= Charles Ezra Beury =

Charles Ezra Beury (pronounced "Berry"; August 13, 1879 - March 9, 1953) was the second president of Temple University from 1925 to 1941.

Dr. Beury was a banker before he became a college president. A son of the coal-operating Beurys for whom Beury, W. Va., is named, Charles Ezra Beury graduated from Princeton University in 1903. When he received a law degree from Harvard three years later it was in absentia because that day he was marrying the Lutheran pastor's daughter in his native Shamokin, Pennsylvania. His stock joke: "I became a bachelor and a benedict on the same day."
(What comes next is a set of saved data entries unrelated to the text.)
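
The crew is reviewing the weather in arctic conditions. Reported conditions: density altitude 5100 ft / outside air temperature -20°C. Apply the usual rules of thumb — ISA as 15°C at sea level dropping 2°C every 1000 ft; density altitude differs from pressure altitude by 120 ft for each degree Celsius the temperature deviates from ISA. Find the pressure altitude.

DA = PA + 120 × (OAT − (15 − 2·PA/1000)) = PA + 120·OAT − 1800 + 0.24·PA = 1.24·PA + 120·OAT − 1800.
So 1.24·PA = 5100 − 120 × (-20) + 1800 = 9300.
PA = 9300 / 1.24 = 7500 ft.

7500 ft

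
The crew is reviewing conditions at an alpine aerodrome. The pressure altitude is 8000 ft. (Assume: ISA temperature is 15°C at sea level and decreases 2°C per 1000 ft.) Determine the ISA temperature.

-1°C

ISA temperature = 15 − 2 × (8000/1000) = 15 − 16 = -1°C.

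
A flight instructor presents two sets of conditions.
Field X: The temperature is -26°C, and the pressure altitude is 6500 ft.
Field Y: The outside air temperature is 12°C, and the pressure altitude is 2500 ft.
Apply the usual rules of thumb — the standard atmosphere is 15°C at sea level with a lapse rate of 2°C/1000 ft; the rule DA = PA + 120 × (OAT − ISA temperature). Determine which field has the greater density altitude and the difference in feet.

Field X: ISA temp = 2°C, deviation -28°C, DA = 6500 + 120 × (-28) = 3140 ft.
Field Y: ISA temp = 10°C, deviation +2°C, DA = 2500 + 120 × 2 = 2740 ft.
Field X is higher by 3140 − 2740 = 400 ft.

Field X by 400 ft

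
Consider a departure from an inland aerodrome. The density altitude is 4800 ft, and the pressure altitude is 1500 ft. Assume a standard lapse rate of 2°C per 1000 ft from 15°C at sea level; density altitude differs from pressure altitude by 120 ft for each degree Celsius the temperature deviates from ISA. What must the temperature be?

39.5°C

Density altitude − pressure altitude = 4800 − 1500 = +3300 ft.
At 120 ft/°C that is an ISA deviation of 3300/120 = +27.5°C.
ISA temperature at 1500 ft = 15 − 2 × (1500/1000) = 12°C.
OAT = ISA + deviation = 12 + (+27.5) = 39.5°C.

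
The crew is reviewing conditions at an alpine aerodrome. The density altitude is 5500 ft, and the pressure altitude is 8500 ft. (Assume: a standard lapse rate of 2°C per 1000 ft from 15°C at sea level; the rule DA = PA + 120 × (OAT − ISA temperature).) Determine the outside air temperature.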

A career as lawyer and banker brought him to Temple's board of trustees where Russell Conwell spotted him as a likely successor. After his election Beury tried for a while to be both president of Temple University and board chairman of Bank of Philadelphia & Trust Co. In 1930 the bank was merged with Bankers Trust Co. of Philadelphia and Beury stepped out of the chairmanship. Few months later, Bankers Trust Co. went down with a resounding crash.

With Temple, Beury fared much better. Raising $6,000,000, he built a twelve-story classroom building, a student centre, and a new plant for the school of medicine. He acquired a school of chiropody. In 1932 he signed up Glenn Scobey Warner to coach football in what was at the time a new stadium.

Temple's benefactors have included Publisher Cyrus H. K. Curtis, his son-in-law Edward Bok, and Mr. & Mrs. George F. Tyler, who gave the $1,000,000 School of Fine Arts now headed by Sculptor Boris Blai. In 1929 Thomas D. Sullivan, president of Philadelphia's Terminal Warehouse Co. and brother of Pundit Mark Sullivan, left $278,000 towards a library. In 1934, with private benefactions dried up, Beury turned to the PWA for $550,000 to complete the building.

He died on March 9, 1953, and was interred at Laurel Hill Cemetery in Philadelphia.